No Home in a Homeland
Indigenous Peoples and Homelessness in the Canadian North
Through personal accounts and analysis of historical trends, No Home in a Homeland documents the spread of homelessness in the North and what it reveals about colonialism and its legacies and the limitations of existing policies and programs.
Description
The Dene, a traditionally nomadic people, have no word for homelessness, a rare condition in the Canadian North prior to the 1990s. Julia Christensen documents the rise of Indigenous homelessness and proposes solutions by interweaving analysis of the region’s unique history with personal narratives of homeless men and women in two cities – Yellowknife and Inuvik. What emerges is a larger story of displacement and intergenerational trauma, hope and renewal.
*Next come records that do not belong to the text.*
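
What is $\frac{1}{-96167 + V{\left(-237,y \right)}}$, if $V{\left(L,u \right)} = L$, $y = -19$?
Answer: $- \frac{1}{96404} \approx -1.0373 \cdot 10^{-5}$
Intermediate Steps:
$\frac{1}{-96167 + V{\left(-237,y \right)}} = \frac{1}{-96167 - 237} = \frac{1}{-96404} = - \frac{1}{96404}$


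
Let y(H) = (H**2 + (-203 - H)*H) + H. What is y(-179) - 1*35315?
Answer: 843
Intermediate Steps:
y(H) = H + H**2 + H*(-203 - H) (y(H) = (H**2 + H*(-203 - H)) + H = H + H**2 + H*(-203 - H))
y(-179) - 1*35315 = -202*(-179) - 1*35315 = 36158 - 35315 = 843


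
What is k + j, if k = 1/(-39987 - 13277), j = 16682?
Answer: 888550047/53264 ≈ 16682.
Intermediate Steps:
k = -1/53264 (k = 1/(-53264) = -1/53264 ≈ -1.8774e-5)
k + j = -1/53264 + 16682 = 888550047/53264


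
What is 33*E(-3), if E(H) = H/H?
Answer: 33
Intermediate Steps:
E(H) = 1
33*E(-3) = 33*1 = 33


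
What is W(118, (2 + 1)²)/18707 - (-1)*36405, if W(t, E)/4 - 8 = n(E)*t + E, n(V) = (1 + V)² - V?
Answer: 681071355/18707 ≈ 36407.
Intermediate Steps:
W(t, E) = 32 + 4*E + 4*t*((1 + E)² - E) (W(t, E) = 32 + 4*(((1 + E)² - E)*t + E) = 32 + 4*(t*((1 + E)² - E) + E) = 32 + 4*(E + t*((1 + E)² - E)) = 32 + (4*E + 4*t*((1 + E)² - E)) = 32 + 4*E + 4*t*((1 + E)² - E))
W(118, (2 + 1)²)/18707 - (-1)*36405 = (32 + 4*(2 + 1)² - 4*118*((2 + 1)² - (1 + (2 + 1)²)²))/18707 - (-1)*36405 = (32 + 4*3² - 4*118*(3² - (1 + 3²)²))*(1/18707) - 1*(-36405) = (32 + 4*9 - 4*118*(9 - (1 + 9)²))*(1/18707) + 36405 = (32 + 36 - 4*118*(9 - 1*10²))*(1/18707) + 36405 = (32 + 36 - 4*118*(9 - 1*100))*(1/18707) + 36405 = (32 + 36 - 4*118*(9 - 100))*(1/18707) + 36405 = (32 + 36 - 4*118*(-91))*(1/18707) + 36405 = (32 + 36 + 42952)*(1/18707) + 36405 = 43020*(1/18707) + 36405 = 43020/18707 + 36405 = 681071355/18707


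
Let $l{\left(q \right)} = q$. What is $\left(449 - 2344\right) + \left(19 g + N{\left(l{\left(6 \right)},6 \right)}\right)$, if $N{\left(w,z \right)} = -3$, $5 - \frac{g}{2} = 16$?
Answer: $-2316$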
Understanding what it means to be homeless in the North and how Indigenous people think about home and homemaking is the first step, Christensen argues, on the path to decolonizing existing approaches and practices.
Reviews
Within the stories [included in the book] lie accounts of home seeking that paint an important picture of agency, Indigenous home, and the ways that many Indigenous lives are unrecognized and unsupported through dominant social policy approaches. A key strength of the book is that it challenges southern, urban, and non-Indigenous peoples to face what Christensen terms “the discomfort of positionality,” and to not turn away from the spiritual homelessness of Dene people… Summing Up: Recommended.
- G. Bruyere, University College of the North
No Home in a Homeland represents a significant, unique, and timely contribution to the literature on homelessness experienced by Indigenous people in the Canadian North.